Este experimento de asignación forzosa duró 30 años (1996-2025) y ahora se propone continuarlo mediante la autoasignación: “escoge tú mismo cuál escuela quieres de entre las que ya sabemos que no quieres”. Es un camino errado porque no plantea una ruta para salir del tema de la asignación forzosa.

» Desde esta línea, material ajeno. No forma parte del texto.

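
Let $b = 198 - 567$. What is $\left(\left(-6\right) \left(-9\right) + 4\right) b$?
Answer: $-21402$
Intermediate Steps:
$b = -369$ ($b = 198 - 567 = -369$)
$\left(\left(-6\right) \left(-9\right) + 4\right) b = \left(\left(-6\right) \left(-9\right) + 4\right) \left(-369\right) = \left(54 + 4\right) \left(-369\right) = 58 \left(-369\right) = -21402$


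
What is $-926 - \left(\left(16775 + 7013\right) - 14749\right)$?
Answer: $-9965$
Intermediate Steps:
$-926 - \left(\left(16775 + 7013\right) - 14749\right) = -926 - \left(23788 - 14749\right) = -926 - 9039 = -9965$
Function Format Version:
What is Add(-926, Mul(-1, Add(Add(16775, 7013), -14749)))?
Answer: -9965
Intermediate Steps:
Add(-926, Mul(-1, Add(Add(16775, 7013), -14749))) = Add(-926, Mul(-1, Add(23788, -14749))) = Add(-926, Mul(-1, 9039)) = Add(-926, -9039) = -9965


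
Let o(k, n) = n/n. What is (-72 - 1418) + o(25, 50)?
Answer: -1489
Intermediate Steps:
o(k, n) = 1
(-72 - 1418) + o(25, 50) = (-72 - 1418) + 1 = -1490 + 1 = -1489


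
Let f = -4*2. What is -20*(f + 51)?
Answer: -860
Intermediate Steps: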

En su lugar habría que crear mecanismos que partieran de la legitimidad y razón que asiste a las demandas de las y los jóvenes. Es decir, rutas hacia el acceso a la educación superior (perfectamente posibles, como plantea la UAM) y luego hacia la real integración de cada bachillerato a una universidad. Con esto se suprimiría también la división entre bachillerato general y el tecnológico que incluiría la ley, y que favorece una muy temprana segmentación social porque desde las escuelas técnicas (“autoasignadas” a los pobres) es más difícil ingresar a la universidad. Sin darles oportunidad de ver otros horizontes, como estar y trabajar en el mundo desde la filosofía, las ciencias y la técnica.

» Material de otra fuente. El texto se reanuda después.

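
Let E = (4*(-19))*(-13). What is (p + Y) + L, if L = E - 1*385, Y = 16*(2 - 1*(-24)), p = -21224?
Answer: -20205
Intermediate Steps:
E = 988 (E = -76*(-13) = 988)
Y = 416 (Y = 16*(2 + 24) = 16*26 = 416)
L = 603 (L = 988 - 1*385 = 988 - 385 = 603)
(p + Y) + L = (-21224 + 416) + 603 = -20808 + 603 = -20205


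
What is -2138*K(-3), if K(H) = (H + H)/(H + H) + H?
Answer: 4276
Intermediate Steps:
K(H) = 1 + H (K(H) = (2*H)/((2*H)) + H = (2*H)*(1/(2*H)) + H = 1 + H)
-2138*K(-3) = -2138*(1 - 3) = -2138*(-2) = 4276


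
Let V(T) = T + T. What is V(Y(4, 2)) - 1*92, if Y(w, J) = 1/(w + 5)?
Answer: -826/9 ≈ -91.778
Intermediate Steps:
Y(w, J) = 1/(5 + w)
V(T) = 2*T
V(Y(4, 2)) - 1*92 = 2/(5 + 4) - 1*92 = 2/9 - 92 = -826/9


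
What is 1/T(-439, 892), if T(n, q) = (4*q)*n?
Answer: -1/1566352 ≈ -6.3843e-7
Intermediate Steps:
T(n, q) = 4*n*q
1/T(-439, 892) = 1/(4*(-439)*892) = 1/(-1566352) = -1/1566352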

A las y los jóvenes les gusta discutir las grandes problemáticas y eso es central en la educación y, por eso, en la formación para el trabajo. Habría más razones, pero no estamos frente a un tema educativo o laboral, sino político. Algo tan importante como responder a las demandas y necesidades de conocimiento de los y las jóvenes, pero también algo tan vital para la educación como es la certidumbre de condiciones dignas de trabajo y de jubilación para los profesores, investigadores y maestros (Ley del Issste). Estas son cuestiones que hoy no se pueden discutir y definir como ley en condiciones de mínima igualdad o de equidad de trato para afectados.

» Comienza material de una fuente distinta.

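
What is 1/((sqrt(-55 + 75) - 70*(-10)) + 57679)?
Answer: 58379/3408107621 - 2*sqrt(5)/3408107621 ≈ 1.7128e-5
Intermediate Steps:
1/((sqrt(-55 + 75) - 70*(-10)) + 57679) = 1/((sqrt(20) + 700) + 57679) = 1/((2*sqrt(5) + 700) + 57679) = 1/((700 + 2*sqrt(5)) + 57679) = 1/(58379 + 2*sqrt(5))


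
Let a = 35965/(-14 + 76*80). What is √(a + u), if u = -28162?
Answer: I*√115115645998/2022 ≈ 167.8*I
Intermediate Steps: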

Si el Ejecutivo quiere una ley y los afectados no están de acuerdo, estos últimos llevan la de perder. En el caso del acceso a nivel medio superior en la Ciudad de México, por ejemplo, van a ser ya 30 años y un rastro de suicidios, depresión y desesperanza entre jóvenes. En el caso de nosotros las y los maestros, igual, han pasado 20 años de Ley del Issste, cinco años de Usicamm y de la UMA (unidad de medida y actualización) y cinco más de una Ley General de Educación Superior que afecta a las comunidades educativas de múltiples maneras. Quita, por ejemplo, a los estudiantes el derecho a la educación y pone su definición en manos de los directivos de las instituciones. No gratuidad y no democracia. Una y otra vez ahí prevaleció el acuerdo entre partidos, entre Morena y el PAN conservador. Aunque se aceptó la validez de las razones, no se quiso cambio alguno. La desconfianza en la autoridad y en el Congreso tiene sus razones y su historia.